Penjelasan Mendalam
1. Binance Menghapus VINE Perpetual Futures (24 April 2026)
Gambaran: Binance mengumumkan penghapusan kontrak futures perpetual VINE/USDT yang berlaku mulai 28 April 2025 (menurut artikel 2026). Alasan utama adalah volume perdagangan yang rendah, likuiditas pasar yang menurun, dan kepatuhan terhadap regulasi. Posisi baru dihentikan sejak 25 April 2025, dan semua posisi terbuka akan diselesaikan secara otomatis.
Arti bagi VINE: Ini merupakan sinyal negatif karena mengurangi opsi leverage dan jalur perdagangan yang tersedia, sehingga tekanan jual bisa terkonsentrasi di pasar spot. Hal ini mencerminkan menurunnya minat dari institusi dan berpotensi menurunkan likuiditas. (CoinMarketCap)
2. Lonjakan Harga Terkait Hype AI Elon Musk (30 Maret 2026)

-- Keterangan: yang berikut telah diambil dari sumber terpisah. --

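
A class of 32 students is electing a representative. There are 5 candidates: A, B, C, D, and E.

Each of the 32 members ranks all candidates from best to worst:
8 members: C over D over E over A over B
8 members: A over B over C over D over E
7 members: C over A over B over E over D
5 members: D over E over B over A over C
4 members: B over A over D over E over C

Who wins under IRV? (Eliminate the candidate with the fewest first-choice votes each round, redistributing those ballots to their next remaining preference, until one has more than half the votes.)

Round 1: A 8, B 4, C 15, D 5, E 0. E eliminated.
Round 2: A 8, B 4, C 15, D 5. B eliminated.
Round 3: A 12, C 15, D 5. D eliminated.
Round 4: A 17, C 15. A has a majority (≥17).

A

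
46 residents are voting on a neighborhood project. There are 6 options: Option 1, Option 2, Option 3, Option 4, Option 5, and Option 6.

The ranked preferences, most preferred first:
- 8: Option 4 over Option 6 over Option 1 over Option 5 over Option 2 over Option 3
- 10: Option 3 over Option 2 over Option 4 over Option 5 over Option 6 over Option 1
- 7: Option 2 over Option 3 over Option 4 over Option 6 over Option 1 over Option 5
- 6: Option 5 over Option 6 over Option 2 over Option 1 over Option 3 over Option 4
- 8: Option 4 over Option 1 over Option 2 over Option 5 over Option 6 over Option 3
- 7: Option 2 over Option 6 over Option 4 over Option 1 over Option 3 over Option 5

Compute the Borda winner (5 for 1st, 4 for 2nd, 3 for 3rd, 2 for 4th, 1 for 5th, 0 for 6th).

Option 1: 8×3 + 10×0 + 7×1 + 6×2 + 8×4 + 7×2 = 89
Option 2: 8×1 + 10×4 + 7×5 + 6×3 + 8×3 + 7×5 = 160
Option 3: 8×0 + 10×5 + 7×4 + 6×1 + 8×0 + 7×1 = 91
Option 4: 8×5 + 10×3 + 7×3 + 6×0 + 8×5 + 7×3 = 152
Option 5: 8×2 + 10×2 + 7×0 + 6×5 + 8×2 + 7×0 = 82
Option 6: 8×4 + 10×1 + 7×2 + 6×4 + 8×1 + 7×4 = 116

Option 2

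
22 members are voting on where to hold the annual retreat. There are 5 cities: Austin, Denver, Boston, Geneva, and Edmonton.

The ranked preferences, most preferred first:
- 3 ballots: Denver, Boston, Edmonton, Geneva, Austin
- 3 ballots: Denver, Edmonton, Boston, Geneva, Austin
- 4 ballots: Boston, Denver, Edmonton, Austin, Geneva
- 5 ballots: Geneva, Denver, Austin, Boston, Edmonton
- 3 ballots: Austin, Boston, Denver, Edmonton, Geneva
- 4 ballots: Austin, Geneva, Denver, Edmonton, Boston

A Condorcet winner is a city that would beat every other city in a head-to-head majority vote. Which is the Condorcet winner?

Denver vs Austin: 15–7
Denver vs Boston: 15–7
Denver vs Geneva: 13–9
Denver vs Edmonton: 22–0
Denver beats every other city.

Denver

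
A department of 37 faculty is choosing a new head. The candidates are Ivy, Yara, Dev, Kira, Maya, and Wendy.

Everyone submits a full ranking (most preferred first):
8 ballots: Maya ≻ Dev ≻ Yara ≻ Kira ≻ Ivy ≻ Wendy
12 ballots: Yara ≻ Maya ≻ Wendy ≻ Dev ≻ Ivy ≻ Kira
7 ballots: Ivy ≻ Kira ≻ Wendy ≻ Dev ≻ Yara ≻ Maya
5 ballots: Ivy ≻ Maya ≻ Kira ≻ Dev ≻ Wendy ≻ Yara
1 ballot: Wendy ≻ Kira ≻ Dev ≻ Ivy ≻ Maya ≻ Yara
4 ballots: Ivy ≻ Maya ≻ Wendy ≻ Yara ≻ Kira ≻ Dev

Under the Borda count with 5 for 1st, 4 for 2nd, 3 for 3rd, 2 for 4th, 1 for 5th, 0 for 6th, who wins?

Maya

Ivy: 8×1 + 12×1 + 7×5 + 5×5 + 1×2 + 4×5 = 102
Yara: 8×3 + 12×5 + 7×1 + 5×0 + 1×0 + 4×2 = 99
Dev: 8×4 + 12×2 + 7×2 + 5×2 + 1×3 + 4×0 = 83
Kira: 8×2 + 12×0 + 7×4 + 5×3 + 1×4 + 4×1 = 67
Maya: 8×5 + 12×4 + 7×0 + 5×4 + 1×1 + 4×4 = 125
Wendy: 8×0 + 12×3 + 7×3 + 5×1 + 1×5 + 4×3 = 79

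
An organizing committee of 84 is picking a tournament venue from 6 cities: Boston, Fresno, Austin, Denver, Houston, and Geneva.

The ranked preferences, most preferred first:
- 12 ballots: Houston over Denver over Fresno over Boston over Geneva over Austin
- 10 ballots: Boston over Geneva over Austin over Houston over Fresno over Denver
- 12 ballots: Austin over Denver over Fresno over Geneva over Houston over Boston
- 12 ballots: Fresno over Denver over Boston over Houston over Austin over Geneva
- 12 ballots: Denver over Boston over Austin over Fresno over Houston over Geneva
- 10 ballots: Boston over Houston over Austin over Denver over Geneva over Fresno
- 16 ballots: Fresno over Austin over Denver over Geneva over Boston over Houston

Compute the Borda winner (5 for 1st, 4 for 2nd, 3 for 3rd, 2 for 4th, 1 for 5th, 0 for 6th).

Denver

Boston: 12×2 + 10×5 + 12×0 + 12×3 + 12×4 + 10×5 + 16×1 = 224
Fresno: 12×3 + 10×1 + 12×3 + 12×5 + 12×2 + 10×0 + 16×5 = 246
Austin: 12×0 + 10×3 + 12×5 + 12×1 + 12×3 + 10×3 + 16×4 = 232
Denver: 12×4 + 10×0 + 12×4 + 12×4 + 12×5 + 10×2 + 16×3 = 272
Houston: 12×5 + 10×2 + 12×1 + 12×2 + 12×1 + 10×4 + 16×0 = 168
Geneva: 12×1 + 10×4 + 12×2 + 12×0 + 12×0 + 10×1 + 16×2 = 118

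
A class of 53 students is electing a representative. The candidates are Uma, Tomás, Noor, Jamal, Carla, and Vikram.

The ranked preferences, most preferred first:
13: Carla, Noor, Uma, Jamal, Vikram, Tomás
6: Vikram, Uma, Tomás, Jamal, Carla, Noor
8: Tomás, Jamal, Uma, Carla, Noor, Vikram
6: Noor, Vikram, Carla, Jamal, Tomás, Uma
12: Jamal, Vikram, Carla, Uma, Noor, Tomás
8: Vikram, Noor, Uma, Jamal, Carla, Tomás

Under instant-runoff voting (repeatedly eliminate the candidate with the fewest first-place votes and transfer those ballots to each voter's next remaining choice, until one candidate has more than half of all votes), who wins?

Jamal

Round 1: Uma 0, Tomás 8, Noor 6, Jamal 12, Carla 13, Vikram 14. Uma eliminated.
Round 2: Tomás 8, Noor 6, Jamal 12, Carla 13, Vikram 14. Noor eliminated.
Round 3: Tomás 8, Jamal 12, Carla 13, Vikram 20. Tomás eliminated.
Round 4: Jamal 20, Carla 13, Vikram 20. Carla eliminated.
Round 5: Jamal 33, Vikram 20. Jamal has a majority (≥27).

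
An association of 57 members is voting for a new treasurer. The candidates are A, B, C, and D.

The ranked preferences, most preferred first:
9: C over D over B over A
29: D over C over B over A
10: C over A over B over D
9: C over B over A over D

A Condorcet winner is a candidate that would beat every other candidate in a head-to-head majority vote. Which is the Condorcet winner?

D vs A: 38–19
D vs B: 38–19
D vs C: 29–28
D beats every other candidate.

D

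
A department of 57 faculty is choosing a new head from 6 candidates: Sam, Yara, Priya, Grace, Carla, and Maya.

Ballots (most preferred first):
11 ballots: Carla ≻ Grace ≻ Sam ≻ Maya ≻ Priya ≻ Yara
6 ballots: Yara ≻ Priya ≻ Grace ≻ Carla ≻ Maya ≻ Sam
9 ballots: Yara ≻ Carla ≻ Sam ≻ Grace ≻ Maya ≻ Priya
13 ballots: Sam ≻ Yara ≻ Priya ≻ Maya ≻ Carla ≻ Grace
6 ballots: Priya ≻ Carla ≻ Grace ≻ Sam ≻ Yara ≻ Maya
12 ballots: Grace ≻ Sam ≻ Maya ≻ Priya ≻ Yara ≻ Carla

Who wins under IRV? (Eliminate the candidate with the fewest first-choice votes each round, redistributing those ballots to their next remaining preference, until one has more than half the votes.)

Round 1: Sam 13, Yara 15, Priya 6, Grace 12, Carla 11, Maya 0. Maya eliminated.
Round 2: Sam 13, Yara 15, Priya 6, Grace 12, Carla 11. Priya eliminated.
Round 3: Sam 13, Yara 15, Grace 12, Carla 17. Grace eliminated.
Round 4: Sam 25, Yara 15, Carla 17. Yara eliminated.
Round 5: Sam 25, Carla 32. Carla has a majority (≥29).

Carla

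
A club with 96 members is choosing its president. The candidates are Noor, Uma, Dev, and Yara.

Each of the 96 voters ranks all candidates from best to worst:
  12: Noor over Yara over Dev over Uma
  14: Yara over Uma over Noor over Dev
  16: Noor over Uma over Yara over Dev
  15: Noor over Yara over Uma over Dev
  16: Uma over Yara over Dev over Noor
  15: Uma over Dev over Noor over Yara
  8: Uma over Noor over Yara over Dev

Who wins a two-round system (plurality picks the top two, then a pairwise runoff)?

Round 1 first-place votes: Noor 43, Uma 39, Dev 0, Yara 14. Noor and Uma advance.
Runoff: Noor is ranked above Uma on 43 ballots, Uma above Noor on 53.

Uma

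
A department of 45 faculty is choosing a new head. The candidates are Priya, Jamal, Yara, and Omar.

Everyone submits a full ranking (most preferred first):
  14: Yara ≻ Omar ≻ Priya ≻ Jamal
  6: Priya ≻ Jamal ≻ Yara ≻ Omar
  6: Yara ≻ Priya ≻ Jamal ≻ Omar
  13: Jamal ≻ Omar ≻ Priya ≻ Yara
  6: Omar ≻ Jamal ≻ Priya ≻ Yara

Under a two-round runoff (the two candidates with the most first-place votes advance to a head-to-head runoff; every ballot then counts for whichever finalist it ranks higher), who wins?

Jamal

Round 1 first-place votes: Priya 6, Jamal 13, Yara 20, Omar 6. Yara and Jamal advance.
Runoff: Yara is ranked above Jamal on 20 ballots, Jamal above Yara on 25.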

Gambaran: Harga VINE melonjak 86% dalam 24 jam karena spekulasi bahwa Elon Musk akan menghidupkan kembali aplikasi video Vine dalam bentuk AI di platform X miliknya. Lonjakan ini mirip dengan kenaikan 350–400% pada Juli 2025 setelah tweet Musk, meskipun tidak ada hubungan resmi dengan produk tersebut.

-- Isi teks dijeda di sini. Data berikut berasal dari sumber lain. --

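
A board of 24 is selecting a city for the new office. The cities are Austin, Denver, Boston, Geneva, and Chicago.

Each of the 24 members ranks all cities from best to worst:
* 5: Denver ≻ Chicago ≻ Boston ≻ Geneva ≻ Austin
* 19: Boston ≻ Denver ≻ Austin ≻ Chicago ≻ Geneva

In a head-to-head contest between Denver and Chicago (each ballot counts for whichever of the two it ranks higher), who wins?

Denver is ranked above Chicago on 24 ballots; Chicago above Denver on 0.

Denver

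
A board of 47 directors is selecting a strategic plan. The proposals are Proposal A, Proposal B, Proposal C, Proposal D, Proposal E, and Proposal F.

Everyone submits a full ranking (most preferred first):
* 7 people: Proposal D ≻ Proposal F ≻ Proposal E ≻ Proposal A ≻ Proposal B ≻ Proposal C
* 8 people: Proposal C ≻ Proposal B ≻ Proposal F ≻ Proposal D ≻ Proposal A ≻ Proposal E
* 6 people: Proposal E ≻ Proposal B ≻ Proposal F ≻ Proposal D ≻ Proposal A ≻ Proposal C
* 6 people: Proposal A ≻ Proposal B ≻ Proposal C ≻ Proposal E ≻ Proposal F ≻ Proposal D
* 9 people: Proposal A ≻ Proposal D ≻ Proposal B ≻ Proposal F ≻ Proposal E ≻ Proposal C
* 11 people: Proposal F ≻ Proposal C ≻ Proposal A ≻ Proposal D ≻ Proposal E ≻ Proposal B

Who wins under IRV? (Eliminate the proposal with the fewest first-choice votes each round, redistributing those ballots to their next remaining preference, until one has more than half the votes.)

Round 1: Proposal A 15, Proposal B 0, Proposal C 8, Proposal D 7, Proposal E 6, Proposal F 11. Proposal B eliminated.
Round 2: Proposal A 15, Proposal C 8, Proposal D 7, Proposal E 6, Proposal F 11. Proposal E eliminated.
Round 3: Proposal A 15, Proposal C 8, Proposal D 7, Proposal F 17. Proposal D eliminated.
Round 4: Proposal A 15, Proposal C 8, Proposal F 24. Proposal F has a majority (≥24).

Proposal F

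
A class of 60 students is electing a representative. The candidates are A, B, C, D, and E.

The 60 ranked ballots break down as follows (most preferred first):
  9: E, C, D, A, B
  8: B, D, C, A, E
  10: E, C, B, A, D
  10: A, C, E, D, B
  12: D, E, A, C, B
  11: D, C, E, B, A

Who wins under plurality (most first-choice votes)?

D

First-place votes: A 10, B 8, C 0, D 23, E 19.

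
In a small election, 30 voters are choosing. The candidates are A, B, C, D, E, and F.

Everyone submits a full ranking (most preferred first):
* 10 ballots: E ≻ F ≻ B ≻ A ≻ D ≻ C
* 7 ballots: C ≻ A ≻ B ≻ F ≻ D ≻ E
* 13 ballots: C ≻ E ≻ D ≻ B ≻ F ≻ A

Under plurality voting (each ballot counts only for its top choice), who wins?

First-place votes: A 0, B 0, C 20, D 0, E 10, F 0.

C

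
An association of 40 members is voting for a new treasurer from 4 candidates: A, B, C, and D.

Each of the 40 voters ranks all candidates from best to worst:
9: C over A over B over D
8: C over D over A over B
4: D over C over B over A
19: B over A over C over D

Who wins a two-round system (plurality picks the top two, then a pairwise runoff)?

C

Round 1 first-place votes: A 0, B 19, C 17, D 4. B and C advance.
Runoff: B is ranked above C on 19 ballots, C above B on 21.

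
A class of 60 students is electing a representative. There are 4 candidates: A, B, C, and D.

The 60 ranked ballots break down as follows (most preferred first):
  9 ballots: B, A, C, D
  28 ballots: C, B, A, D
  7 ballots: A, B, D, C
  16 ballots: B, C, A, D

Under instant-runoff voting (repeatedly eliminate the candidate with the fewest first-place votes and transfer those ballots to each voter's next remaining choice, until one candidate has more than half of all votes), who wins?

B

Round 1: A 7, B 25, C 28, D 0. D eliminated.
Round 2: A 7, B 25, C 28. A eliminated.
Round 3: B 32, C 28. B has a majority (≥31).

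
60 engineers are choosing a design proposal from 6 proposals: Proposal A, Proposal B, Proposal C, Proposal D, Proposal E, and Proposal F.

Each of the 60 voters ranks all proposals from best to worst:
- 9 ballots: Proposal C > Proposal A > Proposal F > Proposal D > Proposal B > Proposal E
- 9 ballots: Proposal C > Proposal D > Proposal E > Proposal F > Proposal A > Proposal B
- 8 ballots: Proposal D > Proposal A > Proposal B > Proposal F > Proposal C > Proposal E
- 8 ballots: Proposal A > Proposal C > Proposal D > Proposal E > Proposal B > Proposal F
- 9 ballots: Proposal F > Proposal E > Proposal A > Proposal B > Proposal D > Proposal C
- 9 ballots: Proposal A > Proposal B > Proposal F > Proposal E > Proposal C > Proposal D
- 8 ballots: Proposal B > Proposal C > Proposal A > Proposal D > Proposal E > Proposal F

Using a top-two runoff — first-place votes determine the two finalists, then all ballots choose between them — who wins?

Proposal A

Round 1 first-place votes: Proposal A 17, Proposal B 8, Proposal C 18, Proposal D 8, Proposal E 0, Proposal F 9. Proposal C and Proposal A advance.
Runoff: Proposal C is ranked above Proposal A on 26 ballots, Proposal A above Proposal C on 34.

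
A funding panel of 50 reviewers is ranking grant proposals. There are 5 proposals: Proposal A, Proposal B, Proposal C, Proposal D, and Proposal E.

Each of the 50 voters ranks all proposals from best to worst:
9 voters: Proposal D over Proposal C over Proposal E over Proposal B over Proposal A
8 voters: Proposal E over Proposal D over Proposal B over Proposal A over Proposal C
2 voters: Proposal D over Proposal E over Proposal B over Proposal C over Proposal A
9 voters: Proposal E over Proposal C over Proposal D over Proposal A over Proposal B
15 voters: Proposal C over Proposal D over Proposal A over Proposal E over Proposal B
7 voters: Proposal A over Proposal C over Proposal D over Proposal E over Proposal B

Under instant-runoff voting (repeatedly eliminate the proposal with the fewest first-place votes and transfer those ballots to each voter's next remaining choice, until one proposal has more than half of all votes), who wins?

Round 1: Proposal A 7, Proposal B 0, Proposal C 15, Proposal D 11, Proposal E 17. Proposal B eliminated.
Round 2: Proposal A 7, Proposal C 15, Proposal D 11, Proposal E 17. Proposal A eliminated.
Round 3: Proposal C 22, Proposal D 11, Proposal E 17. Proposal D eliminated.
Round 4: Proposal C 31, Proposal E 19. Proposal C has a majority (≥26).

Proposal C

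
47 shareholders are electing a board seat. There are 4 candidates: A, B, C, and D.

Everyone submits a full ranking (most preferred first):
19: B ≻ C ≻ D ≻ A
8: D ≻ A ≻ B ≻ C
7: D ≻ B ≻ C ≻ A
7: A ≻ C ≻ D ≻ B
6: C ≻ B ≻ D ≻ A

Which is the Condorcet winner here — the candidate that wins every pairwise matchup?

B vs A: 32–15
B vs C: 34–13
B vs D: 25–22
B beats every other candidate.

B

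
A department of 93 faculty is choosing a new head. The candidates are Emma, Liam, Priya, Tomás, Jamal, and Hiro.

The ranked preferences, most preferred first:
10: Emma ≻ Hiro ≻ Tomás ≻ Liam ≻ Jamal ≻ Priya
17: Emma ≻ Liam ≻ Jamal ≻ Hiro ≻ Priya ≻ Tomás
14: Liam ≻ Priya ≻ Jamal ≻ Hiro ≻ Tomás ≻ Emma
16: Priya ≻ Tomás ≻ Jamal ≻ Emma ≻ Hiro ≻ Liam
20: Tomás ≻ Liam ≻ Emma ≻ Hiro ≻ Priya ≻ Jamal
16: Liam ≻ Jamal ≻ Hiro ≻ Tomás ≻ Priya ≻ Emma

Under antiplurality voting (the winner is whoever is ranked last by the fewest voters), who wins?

Hiro

Last-place votes: Emma 30, Liam 16, Priya 10, Tomás 17, Jamal 20, Hiro 0.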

Arti bagi VINE: Ini bersifat netral hingga negatif karena menunjukkan ketergantungan yang sangat besar pada narasi media sosial yang belum terkonfirmasi, bukan pada fundamental yang kuat. Lonjakan harga seperti ini biasanya bersifat sementara, apalagi token ini sudah turun lebih dari 95% dari harga tertingginya. (Crypto.news)

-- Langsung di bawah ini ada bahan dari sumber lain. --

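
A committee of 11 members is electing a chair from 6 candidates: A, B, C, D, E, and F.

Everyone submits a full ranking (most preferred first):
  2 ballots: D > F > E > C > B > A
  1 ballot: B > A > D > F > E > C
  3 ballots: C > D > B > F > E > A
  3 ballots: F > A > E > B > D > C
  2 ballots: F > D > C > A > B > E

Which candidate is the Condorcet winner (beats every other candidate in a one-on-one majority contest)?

D

D vs A: 7–4
D vs B: 7–4
D vs C: 8–3
D vs E: 8–3
D vs F: 6–5
D beats every other candidate.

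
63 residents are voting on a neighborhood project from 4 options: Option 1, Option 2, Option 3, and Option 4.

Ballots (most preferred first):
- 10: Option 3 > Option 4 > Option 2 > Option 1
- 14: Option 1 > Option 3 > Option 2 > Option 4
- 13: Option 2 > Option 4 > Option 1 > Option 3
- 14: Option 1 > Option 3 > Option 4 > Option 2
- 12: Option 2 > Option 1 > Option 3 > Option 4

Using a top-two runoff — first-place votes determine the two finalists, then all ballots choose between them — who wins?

Round 1 first-place votes: Option 1 28, Option 2 25, Option 3 10, Option 4 0. Option 1 and Option 2 advance.
Runoff: Option 1 is ranked above Option 2 on 28 ballots, Option 2 above Option 1 on 35.

Option 2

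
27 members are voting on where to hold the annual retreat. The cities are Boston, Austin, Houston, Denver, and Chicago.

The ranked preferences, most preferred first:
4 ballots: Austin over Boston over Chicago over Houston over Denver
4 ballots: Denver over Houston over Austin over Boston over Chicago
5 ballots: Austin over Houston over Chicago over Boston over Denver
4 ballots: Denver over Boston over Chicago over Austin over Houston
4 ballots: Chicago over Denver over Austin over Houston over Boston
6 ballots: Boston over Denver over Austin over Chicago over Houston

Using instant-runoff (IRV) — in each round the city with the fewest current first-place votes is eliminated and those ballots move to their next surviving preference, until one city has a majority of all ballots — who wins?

Round 1: Boston 6, Austin 9, Houston 0, Denver 8, Chicago 4. Houston eliminated.
Round 2: Boston 6, Austin 9, Denver 8, Chicago 4. Chicago eliminated.
Round 3: Boston 6, Austin 9, Denver 12. Boston eliminated.
Round 4: Austin 9, Denver 18. Denver has a majority (≥14).

Denver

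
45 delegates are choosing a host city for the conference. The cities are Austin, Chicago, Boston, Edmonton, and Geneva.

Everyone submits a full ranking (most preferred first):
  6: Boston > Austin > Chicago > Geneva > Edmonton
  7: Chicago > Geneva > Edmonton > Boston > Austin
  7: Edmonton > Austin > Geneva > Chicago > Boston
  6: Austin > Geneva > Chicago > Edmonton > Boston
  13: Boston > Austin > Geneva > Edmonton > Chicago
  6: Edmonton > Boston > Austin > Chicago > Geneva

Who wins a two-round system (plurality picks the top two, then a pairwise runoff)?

Round 1 first-place votes: Austin 6, Chicago 7, Boston 19, Edmonton 13, Geneva 0. Boston and Edmonton advance.
Runoff: Boston is ranked above Edmonton on 19 ballots, Edmonton above Boston on 26.

Edmonton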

Gambaran: Saat lonjakan besar pada Juli 2025, RSI harian VINE mencapai level overbought ekstrem di atas 90. Pola harga membentuk pola rising wedge, yang sering kali menjadi sinyal pembalikan bearish, dan rally tersebut didorong oleh short squeeze yang melikuidasi posisi senilai lebih dari $9,4 juta.
Arti bagi VINE: Pola ini menjadi peringatan karena menunjukkan sejarah pergerakan harga yang sangat cepat dan didorong oleh likuiditas yang kemudian berbalik tajam. Para trader sebaiknya memantau RSI (yang pada data lama berada di angka 84,67 pada skala 1 hari) untuk sinyal overheat serupa. (CoinMarketCap)
Kesimpulan
Pergerakan VINE masih sangat dipengaruhi oleh perubahan dukungan dari bursa dan sentimen media sosial yang fluktuatif, tanpa dasar fundamental yang kuat. Apakah sebutan berikutnya dari Elon Musk akan memicu lonjakan harga lagi, atau minat yang menurun dari bursa akan menyebabkan konsolidasi lebih lanjut?